Even better, you can form a group with other individuals who also have hypertension so you can keep each other motivated.

Group activities can include walking, riding a bicycle, and a friendly game of tennis. Joining a dance class is another good activity. You do not need to engage with a group every day, but once or twice a week can certainly help you stay focused.

3. It All Adds Up

The main goal is to increase your activity to get your heart pumping.

Any activity that increases your heart rate for at least 30 minutes a day will count. By the end of the week, you will have a total of 3.5 hours of beneficial activity.

Little tasks add up as well. Active gardening involves tasks such as digging and moving around. Dancing around the house while you are cleaning is another small activity. Paddling in a kayak on a lazy river counts too.

If your day is too full to set aside a chunk of time for exercising, consider 5 to 10 mini-workouts.

Take the stairs instead of the elevator. Jog in place. Vacuum the house. Take a short walk around the parking lot at work.

These short workouts raise your heart rate and will total the amount of ideal daily exercise.

4. Avoid Heavy Weights

Generally, weight training is not often recommended. It can increase your heart rate, particularly with heavier weights, but it does so in a dangerously rapid manner.

With high blood pressure, it is important not to shock the heart with instant activity. If you engage in weight training exercises, start with with smaller weights and work your way up.

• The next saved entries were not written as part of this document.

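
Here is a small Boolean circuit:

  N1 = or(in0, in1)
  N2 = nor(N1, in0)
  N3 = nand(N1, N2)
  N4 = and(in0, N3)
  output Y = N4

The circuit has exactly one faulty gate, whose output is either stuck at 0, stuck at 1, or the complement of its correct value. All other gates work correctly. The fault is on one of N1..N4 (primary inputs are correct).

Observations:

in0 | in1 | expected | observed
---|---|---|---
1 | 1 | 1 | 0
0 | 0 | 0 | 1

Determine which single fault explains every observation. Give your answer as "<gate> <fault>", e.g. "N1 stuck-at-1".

N4 inverted output

Fault-free values for test 1 (in0=1, in1=1): N1=1, N2=0, N3=1, N4=1, giving Y=1. Observed 0.
Test 1: faults giving observed 0 are {N2 stuck-at-1, N2 inverted output, N3 stuck-at-0, N3 inverted output, N4 stuck-at-0, N4 inverted output}.
Test 2 (in0=0, in1=0): fault-free N1=0, N2=1, N3=1, N4=0 → 0; observed 1. Eliminates N2 stuck-at-1, N2 inverted output, N3 stuck-at-0, N3 inverted output, N4 stuck-at-0.
Only N4 inverted output is consistent with every test.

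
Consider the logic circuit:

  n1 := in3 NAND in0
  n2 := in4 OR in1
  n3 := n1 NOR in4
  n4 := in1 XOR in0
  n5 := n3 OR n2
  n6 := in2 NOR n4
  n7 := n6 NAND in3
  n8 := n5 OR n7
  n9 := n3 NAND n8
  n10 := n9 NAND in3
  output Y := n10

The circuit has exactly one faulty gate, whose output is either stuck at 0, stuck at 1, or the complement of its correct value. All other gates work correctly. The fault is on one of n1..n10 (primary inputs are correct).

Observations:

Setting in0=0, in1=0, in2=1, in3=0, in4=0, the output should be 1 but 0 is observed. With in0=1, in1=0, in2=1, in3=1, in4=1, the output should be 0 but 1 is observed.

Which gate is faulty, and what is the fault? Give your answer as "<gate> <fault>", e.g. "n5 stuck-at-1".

Fault-free values for test 1 (in0=0, in1=0, in2=1, in3=0, in4=0): n1=1, n2=0, n3=0, n4=0, n5=0, n6=0, n7=1, n8=1, n9=1, n10=1, giving Y=1. Observed 0.
Test 1: faults giving observed 0 are {n10 stuck-at-0, n10 inverted output}.
Test 2 (in0=1, in1=0, in2=1, in3=1, in4=1): fault-free n1=0, n2=1, n3=0, n4=1, n5=1, n6=0, n7=1, n8=1, n9=1, n10=0 → 0; observed 1. Eliminates n10 stuck-at-0.
Only n10 inverted output is consistent with every test.

n10 inverted output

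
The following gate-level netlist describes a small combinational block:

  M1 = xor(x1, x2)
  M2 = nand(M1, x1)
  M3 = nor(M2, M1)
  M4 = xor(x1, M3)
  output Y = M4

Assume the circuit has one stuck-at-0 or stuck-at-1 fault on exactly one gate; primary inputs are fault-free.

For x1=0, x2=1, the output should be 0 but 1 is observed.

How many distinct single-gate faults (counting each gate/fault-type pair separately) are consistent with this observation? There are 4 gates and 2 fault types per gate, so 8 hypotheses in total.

2

Fault-free: M1=1, M2=1, M3=0, M4=0 → 0. Observed 1.
  M1 stuck-at-0: output 0 ✗
  M1 stuck-at-1: output 0 ✗
  M2 stuck-at-0: output 0 ✗
  M2 stuck-at-1: output 0 ✗
  M3 stuck-at-0: output 0 ✗
  M3 stuck-at-1: output 1 ✓
  M4 stuck-at-0: output 0 ✗
  M4 stuck-at-1: output 1 ✓
Consistent faults: {M3 stuck-at-1, M4 stuck-at-1} — 2 in all.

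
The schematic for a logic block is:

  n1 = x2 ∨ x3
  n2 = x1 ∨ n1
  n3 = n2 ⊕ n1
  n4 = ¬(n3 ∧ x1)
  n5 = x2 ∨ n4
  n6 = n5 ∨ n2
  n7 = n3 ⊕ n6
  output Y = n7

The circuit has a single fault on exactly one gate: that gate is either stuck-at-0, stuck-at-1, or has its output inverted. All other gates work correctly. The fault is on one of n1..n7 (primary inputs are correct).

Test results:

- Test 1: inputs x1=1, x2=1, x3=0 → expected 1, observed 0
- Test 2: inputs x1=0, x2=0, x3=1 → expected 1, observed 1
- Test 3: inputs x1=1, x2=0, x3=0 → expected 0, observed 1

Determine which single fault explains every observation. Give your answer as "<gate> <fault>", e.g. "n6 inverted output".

Fault-free values for test 1 (x1=1, x2=1, x3=0): n1=1, n2=1, n3=0, n4=1, n5=1, n6=1, n7=1, giving Y=1. Observed 0.
Test 1: faults giving observed 0 are {n1 stuck-at-0, n1 inverted output, n2 stuck-at-0, n2 inverted output, n3 stuck-at-1, n3 inverted output, n6 stuck-at-0, n6 inverted output, n7 stuck-at-0, n7 inverted output}.
Test 2 (x1=0, x2=0, x3=1): fault-free n1=1, n2=1, n3=0, n4=1, n5=1, n6=1, n7=1 → 1; observed 1. Eliminates n2 stuck-at-0, n2 inverted output, n3 stuck-at-1, n3 inverted output, n6 stuck-at-0, n6 inverted output, n7 stuck-at-0, n7 inverted output.
Test 3 (x1=1, x2=0, x3=0): fault-free n1=0, n2=1, n3=1, n4=0, n5=0, n6=1, n7=0 → 0; observed 1. Eliminates n1 stuck-at-0.
Only n1 inverted output is consistent with every test.

n1 inverted output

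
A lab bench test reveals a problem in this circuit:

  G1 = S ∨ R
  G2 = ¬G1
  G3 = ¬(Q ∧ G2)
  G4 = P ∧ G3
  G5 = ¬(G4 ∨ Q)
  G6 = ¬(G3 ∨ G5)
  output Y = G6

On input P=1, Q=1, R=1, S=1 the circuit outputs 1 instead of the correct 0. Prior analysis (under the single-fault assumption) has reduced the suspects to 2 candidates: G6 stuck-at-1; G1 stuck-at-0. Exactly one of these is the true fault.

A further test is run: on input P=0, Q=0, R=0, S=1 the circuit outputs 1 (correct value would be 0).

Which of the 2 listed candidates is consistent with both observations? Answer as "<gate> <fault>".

G6 stuck-at-1

Evaluate each candidate on input P=0, Q=0, R=0, S=1:
  G6 stuck-at-1: G1=1, G2=0, G3=1, G4=0, G5=1, G6=1 [stuck-at-1] → 1 — matches
  G1 stuck-at-0: G1=0 [stuck-at-0], G2=1, G3=1, G4=0, G5=1, G6=0 → 0 — eliminated
Only G6 stuck-at-1 reproduces the observed 1.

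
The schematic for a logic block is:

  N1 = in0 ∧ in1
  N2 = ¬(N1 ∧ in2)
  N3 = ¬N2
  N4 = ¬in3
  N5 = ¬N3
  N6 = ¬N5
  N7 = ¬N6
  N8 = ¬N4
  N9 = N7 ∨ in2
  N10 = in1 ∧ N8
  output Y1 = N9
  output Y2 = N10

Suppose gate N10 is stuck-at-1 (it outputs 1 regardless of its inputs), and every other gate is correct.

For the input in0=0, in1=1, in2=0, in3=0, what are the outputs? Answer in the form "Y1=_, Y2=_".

Propagate with N10 forced: N1=0, N2=1, N3=0, N4=1, N5=1, N6=0, N7=1, N8=0, N9=1, N10=1 [stuck-at-1].
So the outputs are Y1=1, Y2=1. (Without the fault they would be Y1=1, Y2=0.)

Y1=1, Y2=1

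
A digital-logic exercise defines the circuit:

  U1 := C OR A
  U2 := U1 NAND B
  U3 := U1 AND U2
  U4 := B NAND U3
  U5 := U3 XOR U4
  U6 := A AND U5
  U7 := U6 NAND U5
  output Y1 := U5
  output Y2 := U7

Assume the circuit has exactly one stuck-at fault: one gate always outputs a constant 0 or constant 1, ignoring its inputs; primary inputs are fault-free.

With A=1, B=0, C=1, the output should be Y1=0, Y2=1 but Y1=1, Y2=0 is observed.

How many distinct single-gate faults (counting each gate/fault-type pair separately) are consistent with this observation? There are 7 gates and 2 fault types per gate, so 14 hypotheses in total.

5

Fault-free: U1=1, U2=1, U3=1, U4=1, U5=0, U6=0, U7=1 → Y1=0, Y2=1. Observed Y1=1, Y2=0.
  U1 stuck-at-0: output Y1=1, Y2=0 ✓
  U1 stuck-at-1: output Y1=0, Y2=1 ✗
  U2 stuck-at-0: output Y1=1, Y2=0 ✓
  U2 stuck-at-1: output Y1=0, Y2=1 ✗
  U3 stuck-at-0: output Y1=1, Y2=0 ✓
  U3 stuck-at-1: output Y1=0, Y2=1 ✗
  U4 stuck-at-0: output Y1=1, Y2=0 ✓
  U4 stuck-at-1: output Y1=0, Y2=1 ✗
  U5 stuck-at-0: output Y1=0, Y2=1 ✗
  U5 stuck-at-1: output Y1=1, Y2=0 ✓
  U6 stuck-at-0: output Y1=0, Y2=1 ✗
  U6 stuck-at-1: output Y1=0, Y2=1 ✗
  U7 stuck-at-0: output Y1=0, Y2=0 ✗
  U7 stuck-at-1: output Y1=0, Y2=1 ✗
Consistent faults: {U1 stuck-at-0, U2 stuck-at-0, U3 stuck-at-0, U4 stuck-at-0, U5 stuck-at-1} — 5 in all.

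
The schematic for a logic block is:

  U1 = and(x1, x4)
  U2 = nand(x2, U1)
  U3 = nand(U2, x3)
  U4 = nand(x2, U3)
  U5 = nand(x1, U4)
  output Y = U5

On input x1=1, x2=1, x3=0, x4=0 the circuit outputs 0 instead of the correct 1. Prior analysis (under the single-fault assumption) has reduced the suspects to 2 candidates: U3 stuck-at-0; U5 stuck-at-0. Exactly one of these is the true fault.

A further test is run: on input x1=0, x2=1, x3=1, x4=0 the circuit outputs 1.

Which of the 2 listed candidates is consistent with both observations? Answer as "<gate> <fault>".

Evaluate each candidate on input x1=0, x2=1, x3=1, x4=0:
  U3 stuck-at-0: U1=0, U2=1, U3=0 [stuck-at-0], U4=1, U5=1 → 1 — matches
  U5 stuck-at-0: U1=0, U2=1, U3=0, U4=1, U5=0 [stuck-at-0] → 0 — eliminated
Only U3 stuck-at-0 reproduces the observed 1.

U3 stuck-at-0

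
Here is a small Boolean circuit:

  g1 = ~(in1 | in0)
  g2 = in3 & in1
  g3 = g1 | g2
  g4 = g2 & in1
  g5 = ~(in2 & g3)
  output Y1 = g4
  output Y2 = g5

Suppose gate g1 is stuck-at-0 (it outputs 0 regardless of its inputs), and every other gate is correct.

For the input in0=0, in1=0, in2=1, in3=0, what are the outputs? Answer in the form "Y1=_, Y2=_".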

If you’re having problems doing more than 10 reps, your body is definitely not ready for that number just yet.

Pilates and Yoga

Pilates and yoga are both techniques that can be beneficial in lowering blood pressure.

Although both methods involve stretching and breathing, pilates focuses more on relaxation and strengthening while yoga is more involved in increasing flexibility. Both methods help increase oxygen levels and blood flow, as well as reducing stress levels. They can be good choices for supplementing other exercise techniques.

Overall, exercising with hypertension is not a hard thing to do – there are just certain precautions that should be taken but once these are observed, your body will thank you if you are consistent.

Lifestyle changes will also be necessary, particularly with your diet.

Remove processed and packaged foods from your diet and consume more watermelon and coconut water which are two popular natural remedies for hypertension.

Finally, it is important to talk with your doctor to discuss the safest activity level, particularly if other health issues are present or if you’re on medication.